京極夏彦のデビュー作、発表当時スゲェ気になったんだけどあれよあれよと・・・でやっと読了!
初版は1994年9月と言うから17年越しで!!!(汗;
面白いです!
止められずにイッキに読みきった本は久し振りです(笑
でも、コレきっと好き嫌いが別れるだろうなぁ~
シリーズものの第1作の体、主要メンバーの人物描写や、時代背景、世界観構築に大半を費やしています。
ネタやトリックに斬新なモノはない、正直 事件やストーリー展開はオマケのようなもの(言っちゃった・・・
狂言の様な言い回しが微妙に読者の脳を掻き回します、ソレこそがトリック!
“微に入り細を穿つ”描写でありそうで実は“曖昧模糊”として輪郭がつかめない・・・・
字面からわかる通り
作者:京極夏彦 = 京極堂:中禅寺 秋彦
であり、仮に読者 = 関口 であるとすれば そのイミフだが意味深、でも核心がチンプンカンプンな展開ではあるものの 序盤からゆっくりと読者 = 関口をクライマックスへ導いてくれます、関口のキーマン設定はかなり陳腐ですが・・・
ストーリー云々よりもハマってしまったのは その世界観と云うべきか緻密な論術!
京極堂の諭す不可思議肯定論は その論調からも威圧的ではあるものの 度重なるその講義によって不思議と「そうかも」「そうなんだ」と納得させられてしまう。

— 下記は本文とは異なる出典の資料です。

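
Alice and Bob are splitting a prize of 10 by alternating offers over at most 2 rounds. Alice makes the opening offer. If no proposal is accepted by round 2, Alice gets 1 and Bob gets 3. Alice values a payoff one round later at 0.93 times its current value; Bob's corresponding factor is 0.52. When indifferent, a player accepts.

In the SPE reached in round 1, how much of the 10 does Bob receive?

Round 2 (Bob proposes): Alice gets 1 if talks fail, so Bob offers 1 and keeps 9.
Round 1 (Alice proposes): Bob can get 9 next round, worth 0.52 × 9 = 4.68 now. Alice offers 4.68 and keeps 10 − 4.68 = 5.32.

4.68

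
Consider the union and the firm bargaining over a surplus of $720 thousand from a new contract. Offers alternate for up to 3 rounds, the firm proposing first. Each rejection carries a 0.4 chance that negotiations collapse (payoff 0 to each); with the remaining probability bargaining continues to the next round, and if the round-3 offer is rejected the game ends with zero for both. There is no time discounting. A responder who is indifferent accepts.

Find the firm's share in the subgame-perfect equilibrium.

547.2

Round 3 (the firm proposes): the union will accept anything ≥ 0, so the firm offers 0 and keeps 720.
Round 2 (the union proposes): rejecting gives the firm an expected 0.6 × 720 = 432; the union offers that and keeps 288.
Round 1 (the firm proposes): rejecting gives the union an expected 0.6 × 288 = 172.8, so the firm offers 172.8, keeping 547.2.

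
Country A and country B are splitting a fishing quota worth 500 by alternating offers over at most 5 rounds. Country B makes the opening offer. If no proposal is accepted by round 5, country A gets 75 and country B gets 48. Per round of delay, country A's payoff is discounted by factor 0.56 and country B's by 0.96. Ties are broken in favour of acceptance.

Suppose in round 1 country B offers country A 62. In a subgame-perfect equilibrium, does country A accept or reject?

Accept

Round 5 (country B proposes): country A gets 75 if talks fail, so country B offers 75 and keeps 425.
Round 4 (country A proposes): country B can get 425 next round, worth 0.96 × 425 = 408 now. Country A offers 408 and keeps 500 − 408 = 92.
Round 3 (country B proposes): country A can get 92 next round, worth 0.56 × 92 = 51.52 now; country B offers that and keeps 448.48.
Round 2 (country A proposes): country B can get 448.48 next round, worth 0.96 × 448.48 = 430.5408 now, so country A offers 430.5408, keeping 69.4592.
So by rejecting in round 1, country A gets 69.4592 next round, worth 0.56 × 69.4592 = 38.897152 now.
Offer 62 ≥ 38.897152, so country A accepts.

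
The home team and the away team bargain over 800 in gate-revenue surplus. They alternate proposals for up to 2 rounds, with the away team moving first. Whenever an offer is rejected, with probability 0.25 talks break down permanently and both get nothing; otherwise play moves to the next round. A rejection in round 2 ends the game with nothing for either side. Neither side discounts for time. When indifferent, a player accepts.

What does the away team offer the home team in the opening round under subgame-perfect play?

600

Round 2 (the home team proposes): the away team will accept anything ≥ 0, so the home team offers 0 and keeps 800.
Round 1 (the away team proposes): rejecting gives the home team an expected 0.75 × 800 = 600; the away team offers that and keeps 200.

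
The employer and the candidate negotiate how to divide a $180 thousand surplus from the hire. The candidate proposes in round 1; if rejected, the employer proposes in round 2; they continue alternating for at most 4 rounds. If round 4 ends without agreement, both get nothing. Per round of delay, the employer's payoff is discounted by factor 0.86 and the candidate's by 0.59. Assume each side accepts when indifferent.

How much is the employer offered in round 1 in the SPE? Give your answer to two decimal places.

142.01

Work backward from the last round.
Round 4 (the employer proposes): the candidate will accept anything ≥ 0, so the employer offers 0 and keeps 180.
Round 3 (the candidate proposes): the employer can get 180 next round, worth 0.86 × 180 = 154.8 now, so the candidate offers 154.8, keeping 25.2.
Round 2 (the employer proposes): the candidate can get 25.2 next round, worth 0.59 × 25.2 = 14.868 now. The employer offers 14.868 and keeps 180 − 14.868 = 165.132.
Round 1 (the candidate proposes): the employer can get 165.132 next round, worth 0.86 × 165.132 = 142.01352 now. The candidate offers 142.01352 and keeps 180 − 142.01352 = 37.98648.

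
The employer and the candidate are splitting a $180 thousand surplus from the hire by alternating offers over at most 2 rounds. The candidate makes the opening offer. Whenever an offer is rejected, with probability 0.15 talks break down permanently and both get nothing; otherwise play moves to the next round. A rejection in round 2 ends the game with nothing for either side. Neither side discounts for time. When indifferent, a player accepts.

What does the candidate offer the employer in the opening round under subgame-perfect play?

By backward induction:
Round 2 (the employer proposes): the candidate will accept anything ≥ 0, so the employer offers 0 and keeps 180.
Round 1 (the candidate proposes): rejecting gives the employer an expected 0.85 × 180 = 153. The candidate offers 153 and keeps 180 − 153 = 27.

153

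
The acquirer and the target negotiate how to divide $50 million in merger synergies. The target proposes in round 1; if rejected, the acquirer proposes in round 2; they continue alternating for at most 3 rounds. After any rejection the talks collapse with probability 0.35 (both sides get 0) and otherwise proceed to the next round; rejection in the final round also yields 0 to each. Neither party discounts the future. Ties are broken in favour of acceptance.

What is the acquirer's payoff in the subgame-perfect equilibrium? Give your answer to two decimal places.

Round 3 (the target proposes): rejection yields 0 for the acquirer; the target offers 0 and keeps 50.
Round 2 (the acquirer proposes): rejecting gives the target an expected 0.65 × 50 = 32.5; the acquirer offers that and keeps 17.5.
Round 1 (the target proposes): rejecting gives the acquirer an expected 0.65 × 17.5 = 11.375. The target offers 11.375 and keeps 50 − 11.375 = 38.625.

11.38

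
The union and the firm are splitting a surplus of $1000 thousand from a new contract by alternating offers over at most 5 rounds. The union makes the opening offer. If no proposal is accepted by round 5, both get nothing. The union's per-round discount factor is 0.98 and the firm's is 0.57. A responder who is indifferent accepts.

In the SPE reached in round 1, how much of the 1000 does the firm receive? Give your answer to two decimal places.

17.77

Round 5 (the union proposes): rejection yields 0 for the firm; the union offers 0 and keeps 1000.
Round 4 (the firm proposes): the union can get 1000 next round, worth 0.98 × 1000 = 980 now; the firm offers that and keeps 20.
Round 3 (the union proposes): the firm can get 20 next round, worth 0.57 × 20 = 11.4 now, so the union offers 11.4, keeping 988.6.
Round 2 (the firm proposes): the union can get 988.6 next round, worth 0.98 × 988.6 = 968.828 now, so the firm offers 968.828, keeping 31.172.
Round 1 (the union proposes): the firm can get 31.172 next round, worth 0.57 × 31.172 = 17.76804 now, so the union offers 17.76804, keeping 982.23196.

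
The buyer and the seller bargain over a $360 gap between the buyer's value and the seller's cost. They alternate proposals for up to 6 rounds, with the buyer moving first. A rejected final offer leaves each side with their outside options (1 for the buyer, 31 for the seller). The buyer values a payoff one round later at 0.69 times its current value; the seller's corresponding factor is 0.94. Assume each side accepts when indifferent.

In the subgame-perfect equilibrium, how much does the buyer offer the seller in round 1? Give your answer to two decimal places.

314.91

Round 6 (the seller proposes): the buyer gets 1 if talks fail, so the seller offers 1 and keeps 359.
Round 5 (the buyer proposes): the seller can get 359 next round, worth 0.94 × 359 = 337.46 now; the buyer offers that and keeps 22.54.
Round 4 (the seller proposes): the buyer can get 22.54 next round, worth 0.69 × 22.54 = 15.5526 now, so the seller offers 15.5526, keeping 344.4474.
Round 3 (the buyer proposes): the seller can get 344.4474 next round, worth 0.94 × 344.4474 = 323.780556 now. The buyer offers 323.780556 and keeps 360 − 323.780556 = 36.219444.
Round 2 (the seller proposes): the buyer can get 36.219444 next round, worth 0.69 × 36.219444 = 24.99141636 now; the seller offers that and keeps 335.00858364.
Round 1 (the buyer proposes): the seller can get 335.00858364 next round, worth 0.94 × 335.00858364 = 314.9080686216 now, so the buyer offers 314.9080686216, keeping 45.0919313784.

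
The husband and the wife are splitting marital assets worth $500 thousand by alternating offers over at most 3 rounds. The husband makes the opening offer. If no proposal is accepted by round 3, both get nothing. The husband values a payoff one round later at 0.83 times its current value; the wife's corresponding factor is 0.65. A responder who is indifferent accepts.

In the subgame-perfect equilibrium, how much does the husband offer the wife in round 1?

55.25

Round 3 (the husband proposes): rejection yields 0 for the wife; the husband offers 0 and keeps 500.
Round 2 (the wife proposes): the husband can get 500 next round, worth 0.83 × 500 = 415 now, so the wife offers 415, keeping 85.
Round 1 (the husband proposes): the wife can get 85 next round, worth 0.65 × 85 = 55.25 now. The husband offers 55.25 and keeps 500 − 55.25 = 444.75.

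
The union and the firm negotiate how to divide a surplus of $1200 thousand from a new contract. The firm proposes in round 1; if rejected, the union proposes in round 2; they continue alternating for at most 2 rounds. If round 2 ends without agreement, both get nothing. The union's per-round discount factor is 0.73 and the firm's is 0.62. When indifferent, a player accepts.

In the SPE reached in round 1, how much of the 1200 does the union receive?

876

Round 2 (the union proposes): the firm will accept anything ≥ 0, so the union offers 0 and keeps 1200.
Round 1 (the firm proposes): the union can get 1200 next round, worth 0.73 × 1200 = 876 now. The firm offers 876 and keeps 1200 − 876 = 324.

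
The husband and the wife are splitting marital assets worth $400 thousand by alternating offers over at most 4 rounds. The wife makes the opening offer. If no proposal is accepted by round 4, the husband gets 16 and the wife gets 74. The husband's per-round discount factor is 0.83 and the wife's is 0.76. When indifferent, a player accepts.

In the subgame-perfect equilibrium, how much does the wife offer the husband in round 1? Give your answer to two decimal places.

250.36

Round 4 (the husband proposes): the wife gets 74 if talks fail, so the husband offers 74 and keeps 326.
Round 3 (the wife proposes): the husband can get 326 next round, worth 0.83 × 326 = 270.58 now; the wife offers that and keeps 129.42.
Round 2 (the husband proposes): the wife can get 129.42 next round, worth 0.76 × 129.42 = 98.3592 now; the husband offers that and keeps 301.6408.
Round 1 (the wife proposes): the husband can get 301.6408 next round, worth 0.83 × 301.6408 = 250.361864 now; the wife offers that and keeps 149.638136.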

コレが一方的な頭ごなしの決め付けだと癪なんだが、尽く無能な関口クンがその度に食いついてくれる、コレが読者の代弁者となり 違和感なく(もないが)順々にその魑魅魍魎論を諭してくれる。
この筆術はスゴイです!
時代設定もこの作品の大きなトリックのひとつ!(おっ断言した)
体験していないのに知ってる(つもり)時代・・・
正に導入部の“じぃちゃん、家康の件”だ。
関口クンに垂れた“記憶の講釈”はそのまま読者に“こんな事あるかもしれませんよ”とガッチリ物語の世界観を刷り込んでいる、緻密な描写と相まって目の前にその風景が浮かんで見える、あまつさえ その場に居るような(入り込んでしまった)感覚さえ呼び起こす!!!!スバラシイ!!!!
素晴らしいペテン師だっ!!!(大賛辞ですよ)
この人立派な詐欺師になれる、オレなんかイチコロだ・・・(だから 大賛辞ですよ!)
兎に角、そのストーリーテリングに弄ばれるのが心地よい作品!
クライマックスは宮○みX▽の様に尻すぼみにはならないが 元々大したトリックでもないので急上昇する高揚感はあまり無い・・・・
残念なのは関口クンをキーマン設定した件・・・・
彼の葛藤も分らないではないが、読者誘導の任も背負っていたので あくまでも間抜けな傍観者の方がヨカッタかもしれない、早々に破廉恥モードが(ワカル人には)露見するので どうにも感情移入がし難かったです。